Diplomasisi güçlü Türkiye'nin, bölgeyi çıkarlarına uygun şekilde dizayn etmeye alışmış emperyalist güçlerin işine gelmediğini belirten Erdoğan, sözlerine şöyle devam etti:

"Güvenliğini sağlamış bir Türkiye, bugüne kadar terör örgütleri eliyle iç siyasetimizi yönlendiren çevrelerin işine gelmiyor. Ülkemizin son 5-6 yılda sürekli hedef tahtasına konulmasının asıl nedeni, işte bu rahatsızlıklardır. Oyun kuran, oyun bozan bir ülke yerine, sadece senaryolarında figüranlık yapan bir ülke istiyorlar. Kendilerine yük olmayacak ancak karşılarında da dik durabilme cesareti gösteremeyecek, pısırık, ürkek, öz güvensiz bir Türkiye hayal ediyorlar. Eskiden olduğu gibi bir mektupla ya da telefonla hizaya getirebilecekleri bir Türkiye'nin hasretini çekiyorlar. Mazlum ve mağdurlara sahip çıkan değil, önceden olduğu gibi borç alan, IMF kapılarında avuç açan bir Türkiye görmek istiyorlar."

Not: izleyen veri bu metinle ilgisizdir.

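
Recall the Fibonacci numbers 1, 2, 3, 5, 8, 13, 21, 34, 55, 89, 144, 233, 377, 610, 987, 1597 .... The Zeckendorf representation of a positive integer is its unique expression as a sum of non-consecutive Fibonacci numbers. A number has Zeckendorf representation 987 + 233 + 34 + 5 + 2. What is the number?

1261

987 + 233 + 34 + 5 + 2 = 1261.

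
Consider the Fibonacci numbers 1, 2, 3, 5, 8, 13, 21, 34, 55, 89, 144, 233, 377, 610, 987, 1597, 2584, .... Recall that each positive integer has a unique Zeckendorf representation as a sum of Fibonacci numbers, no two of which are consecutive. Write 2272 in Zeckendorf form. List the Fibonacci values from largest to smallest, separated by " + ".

subtract 1597 from 2272: 675 remains
subtract 610 from 675: 65 remains
subtract 55 from 65: 10 remains
subtract 8 from 10: 2 remains
subtract 2 from 2: 0 remains
So 2272 = 1597 + 610 + 55 + 8 + 2, with no two terms consecutive in the sequence.

1597 + 610 + 55 + 8 + 2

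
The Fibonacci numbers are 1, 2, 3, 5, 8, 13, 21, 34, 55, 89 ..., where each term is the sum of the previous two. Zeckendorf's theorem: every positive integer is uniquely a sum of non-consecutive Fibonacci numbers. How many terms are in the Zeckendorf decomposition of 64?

Greedily peel off the largest Fibonacci term at each step:
largest Fibonacci ≤ 64 is 55; 64 − 55 = 9
largest Fibonacci ≤ 9 is 8; 9 − 8 = 1
largest Fibonacci ≤ 1 is 1; 1 − 1 = 0
64 = 55 + 8 + 1, which has 3 terms.

3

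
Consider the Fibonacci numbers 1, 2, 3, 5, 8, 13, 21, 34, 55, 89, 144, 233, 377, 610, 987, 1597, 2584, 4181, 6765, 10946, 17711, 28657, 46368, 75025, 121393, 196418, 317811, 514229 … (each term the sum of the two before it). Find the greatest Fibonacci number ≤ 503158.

317811 ≤ 503158 < 514229, so the largest Fibonacci number not exceeding 503158 is 317811.

317811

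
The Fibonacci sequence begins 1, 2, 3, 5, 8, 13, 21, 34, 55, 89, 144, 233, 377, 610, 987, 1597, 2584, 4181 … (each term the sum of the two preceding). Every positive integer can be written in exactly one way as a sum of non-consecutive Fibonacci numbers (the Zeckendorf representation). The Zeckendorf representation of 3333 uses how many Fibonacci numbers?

Greedily peel off the largest Fibonacci term at each step:
3333 − 2584 = 749
749 − 610 = 139
139 − 89 = 50
50 − 34 = 16
16 − 13 = 3
3 − 3 = 0
3333 = 2584 + 610 + 89 + 34 + 13 + 3, which has 6 terms.

6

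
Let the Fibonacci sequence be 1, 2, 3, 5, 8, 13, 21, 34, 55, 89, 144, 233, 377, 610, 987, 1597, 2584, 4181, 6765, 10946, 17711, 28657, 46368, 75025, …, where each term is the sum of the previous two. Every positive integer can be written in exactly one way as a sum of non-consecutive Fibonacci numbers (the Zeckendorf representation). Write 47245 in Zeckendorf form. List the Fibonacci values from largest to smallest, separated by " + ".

take 46368 (≤ 47245); 47245 − 46368 = 877
take 610 (≤ 877); 877 − 610 = 267
take 233 (≤ 267); 267 − 233 = 34
take 34 (≤ 34); 34 − 34 = 0
So 47245 = 46368 + 610 + 233 + 34, with no two terms consecutive in the sequence.

46368 + 610 + 233 + 34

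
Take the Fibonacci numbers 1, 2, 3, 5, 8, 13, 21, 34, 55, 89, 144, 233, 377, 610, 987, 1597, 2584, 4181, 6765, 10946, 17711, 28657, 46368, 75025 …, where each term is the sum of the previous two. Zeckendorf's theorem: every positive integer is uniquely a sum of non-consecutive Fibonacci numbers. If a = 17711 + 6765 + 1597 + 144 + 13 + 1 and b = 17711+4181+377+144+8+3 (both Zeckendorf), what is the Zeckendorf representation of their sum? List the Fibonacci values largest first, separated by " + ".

The two numbers are 26231 and 22424, so their sum is 48655.
Repeatedly subtract the largest Fibonacci number that fits:
take 46368 (≤ 48655); 48655 − 46368 = 2287
take 1597 (≤ 2287); 2287 − 1597 = 690
take 610 (≤ 690); 690 − 610 = 80
take 55 (≤ 80); 80 − 55 = 25
take 21 (≤ 25); 25 − 21 = 4
take 3 (≤ 4); 4 − 3 = 1
take 1 (≤ 1); 1 − 1 = 0

46368 + 1597 + 610 + 55 + 21 + 3 + 1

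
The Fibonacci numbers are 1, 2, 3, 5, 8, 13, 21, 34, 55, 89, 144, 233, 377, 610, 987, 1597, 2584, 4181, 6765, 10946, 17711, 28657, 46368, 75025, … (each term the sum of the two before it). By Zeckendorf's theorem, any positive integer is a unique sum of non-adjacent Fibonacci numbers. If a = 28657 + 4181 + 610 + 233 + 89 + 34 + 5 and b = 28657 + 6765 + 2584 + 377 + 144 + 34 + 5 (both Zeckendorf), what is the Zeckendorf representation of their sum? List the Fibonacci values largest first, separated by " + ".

The two numbers are 33809 and 38566, so their sum is 72375.
Repeatedly subtract the largest Fibonacci number that fits:
subtract 46368 from 72375: 26007 remains
subtract 17711 from 26007: 8296 remains
subtract 6765 from 8296: 1531 remains
subtract 987 from 1531: 544 remains
subtract 377 from 544: 167 remains
subtract 144 from 167: 23 remains
subtract 21 from 23: 2 remains
subtract 2 from 2: 0 remains

46368 + 17711 + 6765 + 987 + 377 + 144 + 21 + 2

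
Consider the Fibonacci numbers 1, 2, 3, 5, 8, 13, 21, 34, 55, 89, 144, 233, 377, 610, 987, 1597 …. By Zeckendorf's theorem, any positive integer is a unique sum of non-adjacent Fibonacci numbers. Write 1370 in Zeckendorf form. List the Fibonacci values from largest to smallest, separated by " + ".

take 987 (≤ 1370); 1370 − 987 = 383
take 377 (≤ 383); 383 − 377 = 6
take 5 (≤ 6); 6 − 5 = 1
take 1 (≤ 1); 1 − 1 = 0
So 1370 = 987 + 377 + 5 + 1, with no two terms consecutive in the sequence.

987 + 377 + 5 + 1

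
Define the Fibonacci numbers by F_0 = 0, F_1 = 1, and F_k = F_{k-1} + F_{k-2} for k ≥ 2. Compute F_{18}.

Iterating the recurrence up to F_{11} = 89 and F_{10} = 55:
F_{12} = F_{11} + F_{10} = 89 + 55 = 144
F_{13} = F_{12} + F_{11} = 144 + 89 = 233
F_{14} = F_{13} + F_{12} = 233 + 144 = 377
F_{15} = F_{14} + F_{13} = 377 + 233 = 610
F_{16} = F_{15} + F_{14} = 610 + 377 = 987
F_{17} = F_{16} + F_{15} = 987 + 610 = 1597
F_{18} = F_{17} + F_{16} = 1597 + 987 = 2584

2584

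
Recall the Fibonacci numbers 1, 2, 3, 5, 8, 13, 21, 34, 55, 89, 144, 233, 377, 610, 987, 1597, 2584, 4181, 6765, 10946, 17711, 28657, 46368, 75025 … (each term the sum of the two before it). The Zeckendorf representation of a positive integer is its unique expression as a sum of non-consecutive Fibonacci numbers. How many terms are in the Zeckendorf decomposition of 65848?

take 46368 (≤ 65848); 65848 − 46368 = 19480
take 17711 (≤ 19480); 19480 − 17711 = 1769
take 1597 (≤ 1769); 1769 − 1597 = 172
take 144 (≤ 172); 172 − 144 = 28
take 21 (≤ 28); 28 − 21 = 7
take 5 (≤ 7); 7 − 5 = 2
take 2 (≤ 2); 2 − 2 = 0
65848 = 46368 + 17711 + 1597 + 144 + 21 + 5 + 2, which has 7 terms.

7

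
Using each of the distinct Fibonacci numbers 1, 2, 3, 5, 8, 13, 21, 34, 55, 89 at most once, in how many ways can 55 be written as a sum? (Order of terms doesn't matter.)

Starting from the Zeckendorf form and repeatedly splitting a term F_k into F_{k−1} + F_{k−2} (when neither is already used) reaches every representation.
55 = 55 = 34+21 = 34+13+8 = … (2 more), for 5 in all.

5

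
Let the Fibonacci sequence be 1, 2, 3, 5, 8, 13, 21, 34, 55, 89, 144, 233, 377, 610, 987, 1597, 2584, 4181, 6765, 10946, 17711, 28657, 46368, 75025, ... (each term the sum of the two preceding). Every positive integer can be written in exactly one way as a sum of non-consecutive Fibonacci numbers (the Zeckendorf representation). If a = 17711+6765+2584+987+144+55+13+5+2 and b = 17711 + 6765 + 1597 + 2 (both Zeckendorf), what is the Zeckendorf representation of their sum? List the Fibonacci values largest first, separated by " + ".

The two numbers are 28266 and 26075, so their sum is 54341.
Greedily peel off the largest Fibonacci term at each step:
54341: greatest Fibonacci not exceeding it is 46368, leaving 7973
7973: greatest Fibonacci not exceeding it is 6765, leaving 1208
1208: greatest Fibonacci not exceeding it is 987, leaving 221
221: greatest Fibonacci not exceeding it is 144, leaving 77
77: greatest Fibonacci not exceeding it is 55, leaving 22
22: greatest Fibonacci not exceeding it is 21, leaving 1
1: greatest Fibonacci not exceeding it is 1, leaving 0

46368 + 6765 + 987 + 144 + 55 + 21 + 1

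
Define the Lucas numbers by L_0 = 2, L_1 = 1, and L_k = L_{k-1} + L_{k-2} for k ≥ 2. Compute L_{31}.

3010349

Iterating the recurrence up to L_{24} = 103682 and L_{23} = 64079:
L_{25} = L_{24} + L_{23} = 103682 + 64079 = 167761
L_{26} = L_{25} + L_{24} = 167761 + 103682 = 271443
L_{27} = L_{26} + L_{25} = 271443 + 167761 = 439204
L_{28} = L_{27} + L_{26} = 439204 + 271443 = 710647
L_{29} = L_{28} + L_{27} = 710647 + 439204 = 1149851
L_{30} = L_{29} + L_{28} = 1149851 + 710647 = 1860498
L_{31} = L_{30} + L_{29} = 1860498 + 1149851 = 3010349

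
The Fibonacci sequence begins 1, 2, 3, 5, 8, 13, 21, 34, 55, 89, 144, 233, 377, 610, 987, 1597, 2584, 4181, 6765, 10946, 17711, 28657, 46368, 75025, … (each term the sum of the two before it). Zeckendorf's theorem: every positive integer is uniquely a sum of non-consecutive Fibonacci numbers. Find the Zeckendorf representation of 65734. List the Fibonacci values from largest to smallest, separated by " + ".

subtract 46368 from 65734: 19366 remains
subtract 17711 from 19366: 1655 remains
subtract 1597 from 1655: 58 remains
subtract 55 from 58: 3 remains
subtract 3 from 3: 0 remains
So 65734 = 46368 + 17711 + 1597 + 55 + 3, with no two terms consecutive in the sequence.

46368 + 17711 + 1597 + 55 + 3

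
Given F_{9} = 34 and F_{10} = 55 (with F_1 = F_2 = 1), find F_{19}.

By F_{2k+1} = F_k² + F_{k+1}²: F_{19} = 34² + 55² = 1156 + 3025 = 4181.

4181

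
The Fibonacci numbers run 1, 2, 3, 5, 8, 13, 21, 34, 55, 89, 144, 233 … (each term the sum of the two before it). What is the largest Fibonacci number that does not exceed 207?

144 ≤ 207 < 233, so the largest Fibonacci number not exceeding 207 is 144.

144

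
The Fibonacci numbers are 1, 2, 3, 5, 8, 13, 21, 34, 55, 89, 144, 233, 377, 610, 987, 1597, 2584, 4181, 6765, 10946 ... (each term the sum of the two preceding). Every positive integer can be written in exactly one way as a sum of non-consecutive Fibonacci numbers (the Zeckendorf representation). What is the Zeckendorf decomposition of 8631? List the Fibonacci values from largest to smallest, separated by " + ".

8631: greatest Fibonacci not exceeding it is 6765, leaving 1866
1866: greatest Fibonacci not exceeding it is 1597, leaving 269
269: greatest Fibonacci not exceeding it is 233, leaving 36
36: greatest Fibonacci not exceeding it is 34, leaving 2
2: greatest Fibonacci not exceeding it is 2, leaving 0
So 8631 = 6765 + 1597 + 233 + 34 + 2, with no two terms consecutive in the sequence.

6765 + 1597 + 233 + 34 + 2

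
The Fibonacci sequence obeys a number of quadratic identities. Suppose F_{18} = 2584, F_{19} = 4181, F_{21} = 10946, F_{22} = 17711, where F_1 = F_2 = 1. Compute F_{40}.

By the addition formula F_{m+n} = F_m F_{n+1} + F_{m−1} F_n with m=19, n=21: F_{40} = 4181·17711 + 2584·10946 = 74049691 + 28284464 = 102334155.

102334155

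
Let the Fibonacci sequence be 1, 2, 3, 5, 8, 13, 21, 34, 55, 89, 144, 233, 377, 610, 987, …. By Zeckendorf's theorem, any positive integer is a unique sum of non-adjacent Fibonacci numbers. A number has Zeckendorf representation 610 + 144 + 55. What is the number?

809

610 + 144 + 55 = 809.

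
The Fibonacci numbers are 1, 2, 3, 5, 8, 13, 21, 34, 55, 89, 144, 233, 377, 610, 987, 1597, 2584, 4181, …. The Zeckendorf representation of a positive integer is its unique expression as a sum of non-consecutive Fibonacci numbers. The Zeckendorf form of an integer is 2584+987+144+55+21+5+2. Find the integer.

2584+987+144+55+21+5+2 = 3798.

3798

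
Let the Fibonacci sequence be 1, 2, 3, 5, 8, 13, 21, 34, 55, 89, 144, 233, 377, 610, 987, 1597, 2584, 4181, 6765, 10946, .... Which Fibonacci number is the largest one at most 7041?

6765

6765 ≤ 7041 < 10946, so the largest Fibonacci number not exceeding 7041 is 6765.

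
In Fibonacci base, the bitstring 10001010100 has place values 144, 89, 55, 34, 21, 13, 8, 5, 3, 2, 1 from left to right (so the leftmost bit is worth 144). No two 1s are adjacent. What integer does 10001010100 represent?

Summing the place values of the 1 bits: 144 + 21 + 8 + 3 = 176.

176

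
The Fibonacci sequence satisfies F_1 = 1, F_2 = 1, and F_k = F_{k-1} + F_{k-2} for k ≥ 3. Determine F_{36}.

Iterating the recurrence up to F_{30} = 832040 and F_{29} = 514229:
F_{31} = F_{30} + F_{29} = 832040 + 514229 = 1346269
F_{32} = F_{31} + F_{30} = 1346269 + 832040 = 2178309
F_{33} = F_{32} + F_{31} = 2178309 + 1346269 = 3524578
F_{34} = F_{33} + F_{32} = 3524578 + 2178309 = 5702887
F_{35} = F_{34} + F_{33} = 5702887 + 3524578 = 9227465
F_{36} = F_{35} + F_{34} = 9227465 + 5702887 = 14930352

14930352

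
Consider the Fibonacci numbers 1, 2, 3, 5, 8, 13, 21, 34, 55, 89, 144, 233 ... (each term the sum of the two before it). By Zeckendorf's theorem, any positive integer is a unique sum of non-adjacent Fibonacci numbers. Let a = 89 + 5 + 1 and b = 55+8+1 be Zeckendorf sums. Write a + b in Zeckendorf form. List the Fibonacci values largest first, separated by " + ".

144 + 13 + 2

The two numbers are 95 and 64, so their sum is 159.
159 − 144 = 15
15 − 13 = 2
2 − 2 = 0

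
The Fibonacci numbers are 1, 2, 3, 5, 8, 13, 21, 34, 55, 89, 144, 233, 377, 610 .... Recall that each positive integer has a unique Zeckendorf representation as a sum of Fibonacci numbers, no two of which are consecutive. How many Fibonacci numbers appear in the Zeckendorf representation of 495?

take 377 (≤ 495); 495 − 377 = 118
take 89 (≤ 118); 118 − 89 = 29
take 21 (≤ 29); 29 − 21 = 8
take 8 (≤ 8); 8 − 8 = 0
495 = 377 + 89 + 21 + 8, which has 4 terms.

4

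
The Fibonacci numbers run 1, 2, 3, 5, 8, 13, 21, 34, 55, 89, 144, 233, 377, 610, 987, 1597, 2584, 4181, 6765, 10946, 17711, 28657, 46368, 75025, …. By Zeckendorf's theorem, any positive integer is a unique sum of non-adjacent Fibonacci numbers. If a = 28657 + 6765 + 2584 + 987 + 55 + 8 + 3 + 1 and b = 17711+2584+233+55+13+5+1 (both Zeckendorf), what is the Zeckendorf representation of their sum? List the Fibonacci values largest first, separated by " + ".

46368 + 10946 + 1597 + 610 + 89 + 34 + 13 + 5

The two numbers are 39060 and 20602, so their sum is 59662.
subtract 46368 from 59662: 13294 remains
subtract 10946 from 13294: 2348 remains
subtract 1597 from 2348: 751 remains
subtract 610 from 751: 141 remains
subtract 89 from 141: 52 remains
subtract 34 from 52: 18 remains
subtract 13 from 18: 5 remains
subtract 5 from 5: 0 remains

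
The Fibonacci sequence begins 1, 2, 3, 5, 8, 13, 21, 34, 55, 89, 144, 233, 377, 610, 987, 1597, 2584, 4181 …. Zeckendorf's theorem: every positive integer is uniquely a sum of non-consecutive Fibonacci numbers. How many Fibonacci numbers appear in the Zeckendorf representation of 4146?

Greedy algorithm:
subtract 2584 from 4146: 1562 remains
subtract 987 from 1562: 575 remains
subtract 377 from 575: 198 remains
subtract 144 from 198: 54 remains
subtract 34 from 54: 20 remains
subtract 13 from 20: 7 remains
subtract 5 from 7: 2 remains
subtract 2 from 2: 0 remains
4146 = 2584 + 987 + 377 + 144 + 34 + 13 + 5 + 2, which has 8 terms.

8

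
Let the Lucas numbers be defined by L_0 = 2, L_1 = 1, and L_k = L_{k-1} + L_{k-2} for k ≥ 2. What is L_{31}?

Iterating the recurrence up to L_{27} = 439204 and L_{26} = 271443:
L_{28} = L_{27} + L_{26} = 439204 + 271443 = 710647
L_{29} = L_{28} + L_{27} = 710647 + 439204 = 1149851
L_{30} = L_{29} + L_{28} = 1149851 + 710647 = 1860498
L_{31} = L_{30} + L_{29} = 1860498 + 1149851 = 3010349

3010349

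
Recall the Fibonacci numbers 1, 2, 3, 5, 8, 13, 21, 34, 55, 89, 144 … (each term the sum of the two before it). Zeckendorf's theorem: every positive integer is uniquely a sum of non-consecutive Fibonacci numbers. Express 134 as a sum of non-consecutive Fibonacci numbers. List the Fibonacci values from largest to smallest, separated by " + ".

Repeatedly subtract the largest Fibonacci number that fits:
take 89 (≤ 134); 134 − 89 = 45
take 34 (≤ 45); 45 − 34 = 11
take 8 (≤ 11); 11 − 8 = 3
take 3 (≤ 3); 3 − 3 = 0
So 134 = 89 + 34 + 8 + 3, with no two terms consecutive in the sequence.

89 + 34 + 8 + 3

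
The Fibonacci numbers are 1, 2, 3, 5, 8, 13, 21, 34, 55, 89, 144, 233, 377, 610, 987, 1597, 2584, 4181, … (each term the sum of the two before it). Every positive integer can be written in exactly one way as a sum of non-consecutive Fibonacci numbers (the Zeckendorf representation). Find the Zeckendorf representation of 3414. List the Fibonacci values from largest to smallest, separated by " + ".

Repeatedly subtract the largest Fibonacci number that fits:
2584 ≤ 3414 < 4181, so take 2584; remainder 830
610 ≤ 830 < 987, so take 610; remainder 220
144 ≤ 220 < 233, so take 144; remainder 76
55 ≤ 76 < 89, so take 55; remainder 21
21 ≤ 21 < 34, so take 21; remainder 0
So 3414 = 2584 + 610 + 144 + 55 + 21, with no two terms consecutive in the sequence.

2584 + 610 + 144 + 55 + 21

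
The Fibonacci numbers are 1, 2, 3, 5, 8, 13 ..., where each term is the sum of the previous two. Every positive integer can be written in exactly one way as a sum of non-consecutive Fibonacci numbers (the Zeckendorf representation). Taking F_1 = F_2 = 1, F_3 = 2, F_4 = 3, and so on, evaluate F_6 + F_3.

10

F_6 + F_3 = 8 + 2 = 10.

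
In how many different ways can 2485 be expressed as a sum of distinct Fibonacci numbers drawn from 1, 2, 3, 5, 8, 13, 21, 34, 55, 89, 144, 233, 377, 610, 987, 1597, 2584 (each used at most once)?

33

Each representation comes from the Zeckendorf form by replacing some F_k with F_{k−1} + F_{k−2} where possible.
2485 = 1597+610+233+34+8+3 = 1597+610+233+34+8+2+1 = 1597+610+233+21+13+8+3 = 1597+610+144+89+34+8+3 = 1597+610+233+34+5+3+2+1 = … (28 more), for 33 in all.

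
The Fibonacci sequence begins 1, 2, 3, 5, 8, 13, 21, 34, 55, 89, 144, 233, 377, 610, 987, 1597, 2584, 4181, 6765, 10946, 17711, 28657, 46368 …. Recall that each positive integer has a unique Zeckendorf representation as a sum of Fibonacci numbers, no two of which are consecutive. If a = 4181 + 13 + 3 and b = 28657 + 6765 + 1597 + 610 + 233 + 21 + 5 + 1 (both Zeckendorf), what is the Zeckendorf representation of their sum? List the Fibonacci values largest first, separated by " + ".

28657 + 10946 + 1597 + 610 + 233 + 34 + 8 + 1

The two numbers are 4197 and 37889, so their sum is 42086.
Greedy algorithm:
42086: greatest Fibonacci not exceeding it is 28657, leaving 13429
13429: greatest Fibonacci not exceeding it is 10946, leaving 2483
2483: greatest Fibonacci not exceeding it is 1597, leaving 886
886: greatest Fibonacci not exceeding it is 610, leaving 276
276: greatest Fibonacci not exceeding it is 233, leaving 43
43: greatest Fibonacci not exceeding it is 34, leaving 9
9: greatest Fibonacci not exceeding it is 8, leaving 1
1: greatest Fibonacci not exceeding it is 1, leaving 0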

Türkiye'nin 17 yıl önce IMF'ye olan borcunun 23,5 milyar dolar olduğunu hatırlatan Erdoğan, 2013'te bunu sıfırladıklarını söyledi. 27,5 milyar dolar Merkez Bankası Döviz rezervinin olduğunu, şimdi bu rakamın 90 milyar dolar seviyesinde seyrettiğini belirten Erdoğan, "Ülkemize yönelik dozu giderek artan tehdit dilinin, uluslararası basında yürütülen karalama kampanyalarının motivasyon kaynağı budur. Yoksa, Doğu Akdeniz'e kıyısı dahi bulunmayan Fransa, ülkemizin oradaki sondaj faaliyetlerinden neden rahatsızlık duysun? Bizim daha önce ne sondaj gemimiz vardı ne de arama noktasında gemimiz vardı. Ne yapıyorduk? Sağdan soldan kiralıyorduk. Onlarla bu işi yapmaya çalışıyorduk. Ama şimdi bizim 4 tane gemimiz var. 2'si sondaj, 2'si arama. Bazen bize fedailik yapıyorlar. Biz de bütün bu noktada, Deniz Kuvvetlerimiz ile oralarda yerimi alıyoruz, aramaya devam ediyoruz." diye konuştu.

"Buna güçleri yetmez"

Erdoğan, Güney Kıbrıs Rum Yönetimi'nin Fatih sondaj gemisinin personeline tutuklama kararı çıkarmasına ilişkin, "Biz de onlara dedik ki 'Sıkıyorsa gelin alın.' Alamayacaklar, buna güçleri yetmez. Çünkü biz Türkiye'yiz, biz Türküz. Buna fırsat vermeyeceğiz. Şu anda gemilerimiz bölgede. Diğerleri de gidiyor. Dördü de bölgede çalışmalarını sürdürecek. Bu çalışmaları kararlı bir şekilde yapacağız. Kuzey Kıbrıs'taki kardeşlerimizin hakkını, hukukunu kimseye yedirmeyiz." dedi.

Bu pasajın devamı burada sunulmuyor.